The Alfa Cloud platform is shown in the diagram below, along with the UI- and API-based integration options for use within the Alfa internal network.
An example of a platform feature requiring coordination of container and infrastructure configuration is the use of Amazon’s Simple Queue Service (SQS). This requires extensive container configuration in Alfa Systems, an S3 bucket per queue, IAM roles and networking rules to limit access to allowed IP ranges, and of course configuration of the SQS service itself.
In our tooling we can present admin users with a simple UI, allowing them to configure the feature as needed. Those inputs are then persisted and passed to our templates at deployment time. The screenshot below shows the configuration for a single SQS queue with an IAM key and secret to be created during deployment. These credentials can then be accessed via our customer portal, without being manually retrieved, and passed on to the customer.

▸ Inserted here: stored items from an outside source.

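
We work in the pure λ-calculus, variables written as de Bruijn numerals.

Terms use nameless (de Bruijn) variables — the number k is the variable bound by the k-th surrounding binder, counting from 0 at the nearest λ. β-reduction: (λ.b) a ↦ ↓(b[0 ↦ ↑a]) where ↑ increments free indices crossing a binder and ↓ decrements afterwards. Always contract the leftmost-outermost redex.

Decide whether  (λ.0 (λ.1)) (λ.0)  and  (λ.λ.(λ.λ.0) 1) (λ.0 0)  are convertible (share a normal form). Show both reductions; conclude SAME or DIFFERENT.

Answer: SAME — A ⇓ λ.λ.0, B ⇓ λ.λ.0

Working:
Term A:
  start: (λ.0 (λ.1)) (λ.0)
  [1] (λ.0) (λ.λ.0)
  [2] λ.λ.0

Term B:
  start: (λ.λ.(λ.λ.0) 1) (λ.0 0)
  [1] λ.(λ.λ.0) (λ.0 0)
  [2] λ.λ.0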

Through this platform, we have also incorporated the use of CloudFormation Change Sets. Change Sets are a mechanism for simulating the effects of a set of changes (templates and parameters) without actually applying the changes. Using Change Sets in our deployment pipelines allows us to verify changes automatically ahead of time, and forces an authorised user to confirm that changes to stateful resources, such as databases, can proceed. By incorporating this level of control into our change management process through technical guard rails, we ensure that change is well understood and deployments are, above all else, predictable across tenants.
The platform also supports the bulk rollout of a change to multiple environments at once via a wizard-style selection. This allows us to configure all aspects of the deployment along with the set of tenants we wish to deploy to. This feature is used routinely for server patching, and can be used in an emergency to quickly roll out changes to non-production and then production environments in batches.
Conclusion
We believe that our approach to tenant management offers us the best balance of single- and multi-tenant approaches. Our customers benefit from knowing that their infrastructure and data are isolated from other customers, helping them to simplify compliance with auditors and regulators and control their upgrade cadence. By leveraging these multi-tenant techniques, Alfa can efficiently manage a large number of tenants through a common interface, the result of which is a higher quality of service when compared to traditional single-tenant MSPs. All of this is made possible through the use of Infrastructure-as-Code, combined with our own investment in a best-of-breed platform focused on our specific business needs.
We used AWS’s CloudFormation and an application built using the same foundation as our Alfa Systems enterprise platform — this gave us a shortcut to building APIs, authentication and a UI design system. However, the same can be done using Terraform (or an open-source alternative such as Pulumi) or even a UI directly invoking AWS APIs via Lambdas.
The specific technologies aren’t as important as the architecture, processes and design to get the best of both multi- and single-tenant SaaS models.